We now have Ed Davey and Keir Starmer running the Lib Dems and Labour. I genuinely can't make my mind up about Starmer. One has to admire the way he forensically dissects Boris Johnson on a weekly basis. It has got to the point where Boris Johnson has seemingly given up even trying to win. He simply trots out fairly mindless slogans such as "Captain Hindsight". This may be effective if Starmer hadn't predicted the problems in advance. If he called him "Captain Smug Bastard Know it All Mc Told You So" it may ring truer. It puzzles me why Boris doesn't pick Starmer up for his smugness. If I were Boris, I'd take the tack of saying "it's all very well standing there looking smug just because you occasionally get something right, but I've got a country to run". It would also help if Boris bothered to do his homework. If just once, he learned all of the facts and figures and actually answered a few questions properly at #PMQ's it might actually cause a problem to Starmer. My big problem with Starmer is that he looks exceptionally good at shooting dead haddocks in a barrel. I have struggled to work out my reticence to like Starmer and I think part of it is that I have a very British urge to support the underdog, even when it is a complete knob like Johnson. I'd actually like to see Johnson do a bit better so we could see what Starmer was really made of. My worry is that he's Tony Blair MkII. A man who always is assured at the despatch box, a man who commands a very good team, but also a man who believes in nothing at all. As my blog from last year recalled, the problem with Jeremy Corbyn wasn't that he was a Marxist ideologue, ruthlessly prepared to do whatever it took to get his hands on power. The problem was that he was a rather like a radical left wing geography teacher, who had his head in the clouds and no clue how to run a party. Like a radical lefty geography teacher, he would obsess on his pet causes in far flung parts of the world, whilst his own party and campaign fell apart. A ruthless Marxist would have sacked anyone who stood in their way and made sure they controlled the levers of power in their own party. Corbyn did none of this, which is why his own team undermined and destroyed him.

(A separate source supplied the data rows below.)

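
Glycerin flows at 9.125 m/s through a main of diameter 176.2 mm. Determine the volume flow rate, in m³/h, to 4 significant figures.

Q ≈ 801.0 m³/h

Q = A·v = 0.02438 m² × 9.125 m/s = 0.2225 m³/s.
Converting: 0.2225 m³/s × 3600 = 801.0 m³/h.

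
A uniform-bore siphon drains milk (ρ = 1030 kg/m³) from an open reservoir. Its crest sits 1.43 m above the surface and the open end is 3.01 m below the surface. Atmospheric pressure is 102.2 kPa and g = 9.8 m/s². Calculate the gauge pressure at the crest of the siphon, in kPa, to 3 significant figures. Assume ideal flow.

From the surface to the outlet (both open to atmosphere, surface at rest): v = √(2g·h_out) = √(2·9.8·3.01) = 7.68 m/s.
With constant cross-section the crest speed equals v; applying Bernoulli from the surface up to the crest, P_top = P_atm − ½ρv² − ρg·h_top.
P_top = 102200 − ½·1030·7.68² − 1030·9.8·1.43 = 57400 Pa. So P_gauge = P_top − P_atm = -44800 Pa.

P_gauge = -44.8 kPa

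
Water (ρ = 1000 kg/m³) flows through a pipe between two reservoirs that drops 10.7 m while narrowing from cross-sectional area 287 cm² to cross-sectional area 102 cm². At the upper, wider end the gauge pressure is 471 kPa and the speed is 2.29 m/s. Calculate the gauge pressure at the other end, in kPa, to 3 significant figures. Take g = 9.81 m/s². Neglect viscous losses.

P₂ ≈ 558 kPa

By continuity, v₂ = v₁·A₁/A₂ = 2.29·(287/102) = 6.44 m/s.
Energy conservation along the streamline gives P₂ = P₁ − ½ρ(v₂² − v₁²) − ρg(h₂ − h₁).
P₂ = 471000 + ½·1000·(2.29² − 6.44²) − 1000·9.81·(−10.7) = 471000 + (-18100) − (-105000) = 558000 Pa.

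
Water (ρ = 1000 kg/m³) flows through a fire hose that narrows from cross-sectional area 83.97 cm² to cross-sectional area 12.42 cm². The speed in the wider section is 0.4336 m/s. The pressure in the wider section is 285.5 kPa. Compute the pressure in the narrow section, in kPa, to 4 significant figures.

Mass conservation (A₁v₁ = A₂v₂) gives v₂ = 0.4336 × 83.97/12.42 = 2.932 m/s.
The pipe is horizontal, so Bernoulli reduces to P₁ + ½ρv₁² = P₂ + ½ρv₂².
P₂ = P₁ − ½ρ(v₂² − v₁²) = 285500 − ½·1000·(2.932² − 0.4336²) = 285500 − 4203 = 281300 Pa.

281.3 kPa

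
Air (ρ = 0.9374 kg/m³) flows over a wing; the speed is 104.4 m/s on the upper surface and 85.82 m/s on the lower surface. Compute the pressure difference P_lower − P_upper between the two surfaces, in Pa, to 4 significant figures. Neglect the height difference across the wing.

ΔP ≈ 1657 Pa

With negligible Δh, P + ½ρv² is constant, so P_low − P_up = ½ρ(v_up² − v_low²).
ΔP = ½·0.9374·(104.4² − 85.82²) = 1657 Pa.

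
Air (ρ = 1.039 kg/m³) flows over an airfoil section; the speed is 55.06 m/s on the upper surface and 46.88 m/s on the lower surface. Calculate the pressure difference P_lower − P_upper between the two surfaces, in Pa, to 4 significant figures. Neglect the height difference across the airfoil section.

The pressure is lower where the speed is higher: ΔP = ½ρ(v_up² − v_low²).
ΔP = ½·1.039·(55.06² − 46.88²) = 433.2 Pa.

ΔP = 433.2 Pa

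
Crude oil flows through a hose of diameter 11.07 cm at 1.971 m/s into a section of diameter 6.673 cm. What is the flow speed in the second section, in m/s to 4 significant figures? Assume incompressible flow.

v₂ = 5.424 m/s

Mass conservation (A₁v₁ = A₂v₂) gives v₂ = 1.971 × 96.25/34.97 = 5.424 m/s.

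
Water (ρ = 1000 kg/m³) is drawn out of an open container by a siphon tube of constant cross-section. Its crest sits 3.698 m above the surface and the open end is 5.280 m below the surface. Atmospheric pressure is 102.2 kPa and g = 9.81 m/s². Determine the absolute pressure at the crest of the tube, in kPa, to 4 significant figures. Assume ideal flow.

14.13 kPa

The outlet speed comes from Torricelli: v = √(2g·5.280) = 10.18 m/s.
Continuity keeps v the same throughout the tube; from surface to crest, P_atm + 0 = P_top + ½ρv² + ρg·h_top.
P_top = 102200 − ½·1000·10.18² − 1000·9.81·3.698 = 14130 Pa.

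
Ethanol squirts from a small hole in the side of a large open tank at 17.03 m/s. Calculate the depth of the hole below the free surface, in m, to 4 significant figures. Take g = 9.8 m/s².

Inverting v = √(2gh) gives h = v² / 2g.
h = 17.03²/(2·9.8) = 290.0/19.60 = 14.80 m.

14.80 m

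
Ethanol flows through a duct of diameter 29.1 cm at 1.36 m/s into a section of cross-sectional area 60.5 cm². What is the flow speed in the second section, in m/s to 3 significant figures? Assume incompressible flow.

Continuity gives A₁v₁ = A₂v₂, so v₂ = (665 cm²)/(60.5 cm²) × 1.36 m/s = 15.0 m/s.

v₂ ≈ 15.0 m/s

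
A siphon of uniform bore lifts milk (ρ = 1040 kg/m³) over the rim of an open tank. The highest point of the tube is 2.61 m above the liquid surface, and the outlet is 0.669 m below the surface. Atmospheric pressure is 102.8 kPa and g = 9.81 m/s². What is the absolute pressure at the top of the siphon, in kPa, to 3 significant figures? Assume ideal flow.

69.3 kPa

The outlet speed comes from Torricelli: v = √(2g·0.669) = 3.62 m/s.
With constant cross-section the crest speed equals v; applying Bernoulli from the surface up to the crest, P_top = P_atm − ½ρv² − ρg·h_top.
P_top = 102800 − ½·1040·3.62² − 1040·9.81·2.61 = 69300 Pa.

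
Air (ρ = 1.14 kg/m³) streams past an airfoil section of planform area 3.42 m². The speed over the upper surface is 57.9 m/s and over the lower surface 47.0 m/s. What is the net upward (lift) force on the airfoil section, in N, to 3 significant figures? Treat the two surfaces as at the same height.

From P + ½ρv² = const at equal height, P_low − P_up = ½ρ(v_up² − v_low²).
ΔP = ½·1.14·(57.9² − 47.0²) = 652 Pa.
Lift = ΔP · A = 652 × 3.42 = 2230 N.

F = 2230 N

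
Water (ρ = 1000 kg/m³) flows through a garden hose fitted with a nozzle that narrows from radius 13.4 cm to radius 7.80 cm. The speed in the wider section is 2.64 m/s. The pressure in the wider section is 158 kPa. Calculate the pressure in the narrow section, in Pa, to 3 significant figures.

P₂ ≈ 131000 Pa

The volume flow rate is constant, so v₂ = (A₁/A₂)v₁ = (564/191)·2.64 = 7.79 m/s.
Along the horizontal streamline, P + ½ρv² is constant.
P₂ = P₁ − ½ρ(v₂² − v₁²) = 158000 − ½·1000·(7.79² − 2.64²) = 158000 − 26900 = 131000 Pa.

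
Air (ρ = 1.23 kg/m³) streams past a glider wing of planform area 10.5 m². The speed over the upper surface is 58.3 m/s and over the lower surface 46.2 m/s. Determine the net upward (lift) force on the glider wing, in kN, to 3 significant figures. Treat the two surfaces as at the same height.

F = 8.17 kN

With equal heights on the two surfaces, Bernoulli gives P_lower − P_upper = ½ρ(v_upper² − v_lower²).
ΔP = ½·1.23·(58.3² − 46.2²) = 778 Pa.
Lift = ΔP · A = 778 × 10.5 = 8170 N.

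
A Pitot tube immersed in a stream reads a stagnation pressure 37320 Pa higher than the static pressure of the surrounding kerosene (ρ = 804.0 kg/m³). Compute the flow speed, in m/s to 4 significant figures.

v ≈ 9.635 m/s

Bernoulli between the free stream and the stagnation point: ½ρv² = P_stag − P_static.
v = √(2ΔP/ρ) = √(2·37320/804.0) = 9.635 m/s.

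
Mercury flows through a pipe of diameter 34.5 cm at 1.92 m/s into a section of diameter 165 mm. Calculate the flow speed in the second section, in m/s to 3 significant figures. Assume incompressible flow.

v₂ = 8.39 m/s

Mass conservation (A₁v₁ = A₂v₂) gives v₂ = 1.92 × 935/214 = 8.39 m/s.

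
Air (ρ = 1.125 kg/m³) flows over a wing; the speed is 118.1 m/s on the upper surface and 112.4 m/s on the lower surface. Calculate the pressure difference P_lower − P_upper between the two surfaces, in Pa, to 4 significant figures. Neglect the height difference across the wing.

Bernoulli (same height): P_lower − P_upper = ½ρ(v_upper² − v_lower²).
ΔP = ½·1.125·(118.1² − 112.4²) = 739.0 Pa.

ΔP ≈ 739.0 Pa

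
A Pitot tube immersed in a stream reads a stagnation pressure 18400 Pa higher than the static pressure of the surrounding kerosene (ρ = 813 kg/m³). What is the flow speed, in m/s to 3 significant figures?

The dynamic pressure equals the rise in static pressure at the stagnation point: ΔP = ½ρv².
v = √(2ΔP/ρ) = √(2·18400/813) = 6.73 m/s.

v = 6.73 m/s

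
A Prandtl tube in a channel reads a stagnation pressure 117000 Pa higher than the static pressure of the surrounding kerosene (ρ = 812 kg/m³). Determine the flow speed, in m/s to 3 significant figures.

At the stagnation point the flow is brought to rest, so Bernoulli gives P_stag − P_static = ½ρv².
v = √(2ΔP/ρ) = √(2·117000/812) = 17.0 m/s.

v ≈ 17.0 m/s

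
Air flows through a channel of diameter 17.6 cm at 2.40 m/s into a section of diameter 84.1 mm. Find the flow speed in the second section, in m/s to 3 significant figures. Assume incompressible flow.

v₂ = 10.5 m/s

The volume flow rate is constant, so v₂ = (A₁/A₂)v₁ = (243/55.5)·2.40 = 10.5 m/s.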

It always seemed to me that the threat posed by Corbyn to anyone was massively overstated, because with all of his lack of organisational ability, there was no chance that he'd ever win anything. Many were spooked by the result of the election where Theresa May lost her majority, but there was never the slightest chance that Corbyn would be Prime Minister without an unmanageable rainbow coalition, that would never have done anything, apart from pork barrel the Nationalists in Ireland, Wales and Scotland. 

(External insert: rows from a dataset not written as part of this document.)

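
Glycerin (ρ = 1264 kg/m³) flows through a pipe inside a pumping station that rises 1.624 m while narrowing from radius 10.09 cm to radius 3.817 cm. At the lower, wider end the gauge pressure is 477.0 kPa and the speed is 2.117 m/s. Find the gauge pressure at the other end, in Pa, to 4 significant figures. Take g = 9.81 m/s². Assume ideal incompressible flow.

P₂ ≈ 321400 Pa

Continuity gives A₁v₁ = A₂v₂, so v₂ = (319.8 cm²)/(45.77 cm²) × 2.117 m/s = 14.79 m/s.
Applying Bernoulli between the two ends and solving for P₂: P₂ = P₁ + ½ρ(v₁² − v₂²) − ρgΔh.
P₂ = 477000 + ½·1264·(2.117² − 14.79²) − 1264·9.81·(+1.624) = 477000 + (-135500) − (20140) = 321400 Pa.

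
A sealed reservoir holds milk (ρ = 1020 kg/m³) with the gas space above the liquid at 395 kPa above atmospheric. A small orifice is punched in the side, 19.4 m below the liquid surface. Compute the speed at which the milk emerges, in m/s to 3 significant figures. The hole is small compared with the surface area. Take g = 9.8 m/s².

v = 34.0 m/s

Take point 1 at the surface (v₁ ≈ 0) and point 2 at the hole (at atmospheric pressure). Bernoulli: P₁ + ρg h = P_atm + ½ρv₂².
With P₁ − P_atm = 395000 Pa, v₂ = √(2gh + 2ΔP/ρ) = √(2·9.8·19.4 + 2·395000/1020) = 34.0 m/s.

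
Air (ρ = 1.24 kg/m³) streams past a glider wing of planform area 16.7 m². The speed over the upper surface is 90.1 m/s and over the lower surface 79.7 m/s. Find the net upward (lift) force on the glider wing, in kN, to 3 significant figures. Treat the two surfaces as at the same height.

From P + ½ρv² = const at equal height, P_low − P_up = ½ρ(v_up² − v_low²).
ΔP = ½·1.24·(90.1² − 79.7²) = 1090 Pa.
Lift = ΔP · A = 1090 × 16.7 = 18300 N.

F ≈ 18.3 kN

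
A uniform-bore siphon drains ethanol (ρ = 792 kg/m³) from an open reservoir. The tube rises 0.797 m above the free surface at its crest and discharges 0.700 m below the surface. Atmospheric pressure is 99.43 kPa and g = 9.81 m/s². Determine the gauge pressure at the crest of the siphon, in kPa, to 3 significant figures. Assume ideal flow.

P_gauge = -11.6 kPa

From the surface to the outlet (both open to atmosphere, surface at rest): v = √(2g·h_out) = √(2·9.81·0.700) = 3.71 m/s.
The bore is uniform, so the speed at the crest is the same v. Bernoulli surface→crest: P_atm = P_top + ½ρv² + ρg·h_top.
P_top = 99430 − ½·792·3.71² − 792·9.81·0.797 = 87800 Pa. So P_gauge = P_top − P_atm = -11600 Pa.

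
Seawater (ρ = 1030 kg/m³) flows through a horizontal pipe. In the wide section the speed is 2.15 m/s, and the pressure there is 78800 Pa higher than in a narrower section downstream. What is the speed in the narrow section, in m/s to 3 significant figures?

v₂ = 12.6 m/s

Along the level pipe P + ½ρv² is conserved, hence v₂² = v₁² + 2(P₁ − P₂)/ρ.
v₂ = √(2.15² + 2·78800/1030) = √(4.62 + 153) = 12.6 m/s.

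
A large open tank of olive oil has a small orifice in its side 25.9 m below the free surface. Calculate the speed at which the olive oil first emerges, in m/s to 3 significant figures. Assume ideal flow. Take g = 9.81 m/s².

v ≈ 22.5 m/s

The surface is effectively still and both ends are open, so ½v² = gh and v = √(2·9.81·25.9) = 22.5 m/s.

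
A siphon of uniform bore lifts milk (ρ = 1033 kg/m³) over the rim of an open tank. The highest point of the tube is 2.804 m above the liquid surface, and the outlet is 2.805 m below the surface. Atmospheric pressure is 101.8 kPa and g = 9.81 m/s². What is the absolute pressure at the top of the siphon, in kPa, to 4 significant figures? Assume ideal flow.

The outlet speed comes from Torricelli: v = √(2g·2.805) = 7.418 m/s.
Continuity keeps v the same throughout the tube; from surface to crest, P_atm + 0 = P_top + ½ρv² + ρg·h_top.
P_top = 101800 − ½·1033·7.418² − 1033·9.81·2.804 = 44960 Pa.

P_top = 44.96 kPa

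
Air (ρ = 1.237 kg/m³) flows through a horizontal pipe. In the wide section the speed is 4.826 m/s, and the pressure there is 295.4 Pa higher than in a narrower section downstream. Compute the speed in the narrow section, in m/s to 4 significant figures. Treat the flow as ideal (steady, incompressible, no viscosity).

v₂ ≈ 22.38 m/s

With h₁ = h₂, rearranging Bernoulli gives v₂ = √(v₁² + 2ΔP/ρ).
v₂ = √(4.826² + 2·295.4/1.237) = √(23.29 + 477.6) = 22.38 m/s.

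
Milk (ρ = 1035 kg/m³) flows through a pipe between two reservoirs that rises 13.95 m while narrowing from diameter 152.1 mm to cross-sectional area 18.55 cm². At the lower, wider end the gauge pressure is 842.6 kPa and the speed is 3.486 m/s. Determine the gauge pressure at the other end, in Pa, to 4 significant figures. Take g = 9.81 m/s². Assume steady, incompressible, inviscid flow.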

I fully expected Boris to be a disaster as a PM. Sadly, as none of us foresaw covid, I didn't expect that the depth of the disaster would be 60,000 deaths within a year. We are less than a month  from Brexit with no idea whether there will be a deal. As a business owner, for the first time in 41 years I look forward to a New Year not knowing if my business will still be around in a years time. By my maths, if the current situation of lockdowns and restrictions on live music goes on much beyond April, then carrying on as we are will be impossible. What that means I don't know, but you can only carry on with a 50% drop in turnover for so long. When we start having to pay rates again, we will see a crunch. We are not the only business in that position. I know of several studios that have cashed their chips in now, whilst they still have cash in the bank. The sad truth is that if there is no live music, then few musicians will be able to justify the cost of paying for rehearsals. I was talking to one professional drum tech today, who was telling me that he's got a 'proper job' for the first time, selling insurance for new kitchens. I asked him how it was going. He replied that it was OK, he had finally managed to get a mortgage. A sad reflection on our society. Don't get me wrong, I won't go down without a fight, but a business is only a business if it has customers. The only small ray of light, and it is not one I say with any joy, is that many of our competitors have closed, so we are getting new customers from all over London, who have lost their regular studios. I suppose if things come back by April, we may even have our best year ever, but I won't be placing any bets on that.